Hanger told Keteyian that there is evidence of chemical contaminants in water. "Spills and surface leaks have, in fact, contaminated people's drinking water," he said.

Yet nationwide the industry is not required to disclose what potentially toxic chemicals - like hydrochloric acid - are used in the drilling process.

A provision of a law proposed by the Bush administration and passed by Congress in 2005 (dubbed by opponents the "Halliburton loophole") stripped the EPA of its ability to regulate "fracking" - leaving the job of regulatory enforcement in the hands of cash-strapped, undermanned state agencies.

Since then, drilling companies have been allowed to put millions of gallons of unknown chemicals into the ground without reporting it, making it difficult to link pollution claims to drilling.
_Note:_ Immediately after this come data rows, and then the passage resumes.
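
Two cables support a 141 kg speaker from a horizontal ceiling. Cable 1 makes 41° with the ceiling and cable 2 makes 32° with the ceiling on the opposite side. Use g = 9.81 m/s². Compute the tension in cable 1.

T_1 ≈ 1230 N

Weight W = 141 × 9.81 = 1383 N acts straight down.
Horizontal: T_1 cos 41° = T_2 cos 32°  →  T_2 = 0.8899 T_1.
Vertical: T_1 sin 41° + T_2 sin 32° = 1383.
Substituting the horizontal relation into the vertical equation gives 1.128 T_1 = 1383, so T_1 = 1227 N.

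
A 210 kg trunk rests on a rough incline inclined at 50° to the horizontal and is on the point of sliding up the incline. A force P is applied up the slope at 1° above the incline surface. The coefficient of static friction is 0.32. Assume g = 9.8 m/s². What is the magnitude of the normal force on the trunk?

N ≈ 1290 N

On the verge of sliding up the incline, friction equals μN and acts down the slope.
Perpendicular: N + P sin 1° = W cos 50° = 1323 N.
Along incline: P cos 1° = W sin 50° + μN  with W sin 50° = 1577 N.
Solving the pair for P and N: P = 1989 N, N = 1288 N (and f = μN = 412.2 N).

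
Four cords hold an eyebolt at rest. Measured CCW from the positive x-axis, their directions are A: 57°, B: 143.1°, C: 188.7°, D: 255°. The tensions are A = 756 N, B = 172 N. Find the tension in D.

T_D ≈ 751 N

Resolve: ΣF_x = 756 cos 57° + 172 cos 143.1° + T_C cos 188.7° + T_D cos 255° = 0.
        ΣF_y = 756 sin 57° + 172 sin 143.1° + T_C sin 188.7° + T_D sin 255° = 0.
The known terms sum to (274.2, 737.3) N, so -0.9885 T_C − 0.2588 T_D = -274.2 and -0.1513 T_C − 0.9659 T_D = -737.3.
Solving simultaneously: T_C = 80.85 N, T_D = 750.7 N.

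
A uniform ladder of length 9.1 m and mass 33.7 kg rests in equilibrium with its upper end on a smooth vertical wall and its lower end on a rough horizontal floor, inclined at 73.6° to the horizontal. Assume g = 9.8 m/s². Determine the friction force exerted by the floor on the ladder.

f ≈ 48.6 N

Torques about the foot: N_wall · 9.1 sin 73.6° = 33.7×9.8×4.55 cos 73.6° → N_wall = 48.6 N.
ΣF_x = 0: f_floor = N_wall = 48.6 N.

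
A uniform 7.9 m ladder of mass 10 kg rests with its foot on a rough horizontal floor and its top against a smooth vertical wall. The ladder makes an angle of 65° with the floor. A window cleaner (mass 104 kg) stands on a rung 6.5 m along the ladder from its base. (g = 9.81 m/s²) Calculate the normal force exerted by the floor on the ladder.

N_floor ≈ 1120 N

ΣF_y = 0: N_floor = 10×9.81 + 104×9.81 = 1118.3 N.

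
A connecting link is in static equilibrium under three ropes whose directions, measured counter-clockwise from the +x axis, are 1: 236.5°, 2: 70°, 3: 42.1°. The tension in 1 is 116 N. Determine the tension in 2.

T_2 ≈ 61.7 N

Resolve: ΣF_x = 116 cos 236.5° + T_2 cos 70° + T_3 cos 42.1° = 0.
        ΣF_y = 116 sin 236.5° + T_2 sin 70° + T_3 sin 42.1° = 0.
The known terms sum to (-64.02, -96.73) N, so 0.3420 T_2 + 0.7420 T_3 = 64.02 and 0.9397 T_2 + 0.6704 T_3 = 96.73.
Solving simultaneously: T_2 = 61.65 N, T_3 = 57.87 N.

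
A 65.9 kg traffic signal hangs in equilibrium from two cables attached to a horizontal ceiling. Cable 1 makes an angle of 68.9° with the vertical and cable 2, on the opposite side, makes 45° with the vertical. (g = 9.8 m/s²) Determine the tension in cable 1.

Angles from the horizontal: cable 1 is 90° − 68.9° = 21.1°, cable 2 is 90° − 45° = 45°.
Weight W = 65.9 × 9.8 = 645.8 N acts straight down.
Horizontal: T_1 cos 21.1° = T_2 cos 45°  →  T_2 = 1.319 T_1.
Vertical: T_1 sin 21.1° + T_2 sin 45° = 645.8.
Substituting the horizontal relation into the vertical equation gives 1.293 T_1 = 645.8, so T_1 = 499.5 N.

T_1 ≈ 499 N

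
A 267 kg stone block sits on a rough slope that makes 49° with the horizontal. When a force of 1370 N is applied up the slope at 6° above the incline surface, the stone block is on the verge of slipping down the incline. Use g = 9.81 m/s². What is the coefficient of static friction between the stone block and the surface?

μ ≈ 0.390

On the verge of sliding down the incline, friction is at its maximum μN and acts up the slope.
Perpendicular to incline: N = W cos 49° − P sin 6° = 1718 − 143.2 = 1575 N.
Along incline: P cos 6° + μN = W sin 49° → μ = (W sin 49° − P cos 6°) / N = 0.39.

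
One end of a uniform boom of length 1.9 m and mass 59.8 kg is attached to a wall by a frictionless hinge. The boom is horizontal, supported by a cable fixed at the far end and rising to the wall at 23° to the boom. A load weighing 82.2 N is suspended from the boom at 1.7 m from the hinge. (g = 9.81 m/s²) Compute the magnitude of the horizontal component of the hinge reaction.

H_x ≈ 864 N

Take torques about the hinge: T sin 23° · 1.9 = 59.8×9.81×0.95 + 82.2×1.7 = 697.05 N·m.
So T = 697.05 / (0.3907 × 1.9) = 938.92 N.
ΣF_x = 0: H_x = T cos 23° = 864.28 N.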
What environmentalists fear most is widespread contamination to the watershed, on which millions of people depend.

"I think the industry's way out of bounds for not disclosing the list of chemicals," Hanger said. "I think the industry is close to insane to allow that issue to become a source of suspicion."

Much like the quality of air and water now surrounding thousands of home sites like Stephanie Hallowich's.

Legislation is being proposed in the Senate, sponsored by Sen. Robert Casey, D-Pa., called the Fracturing Responsibility and Awareness of Chemicals (FRAC) Act.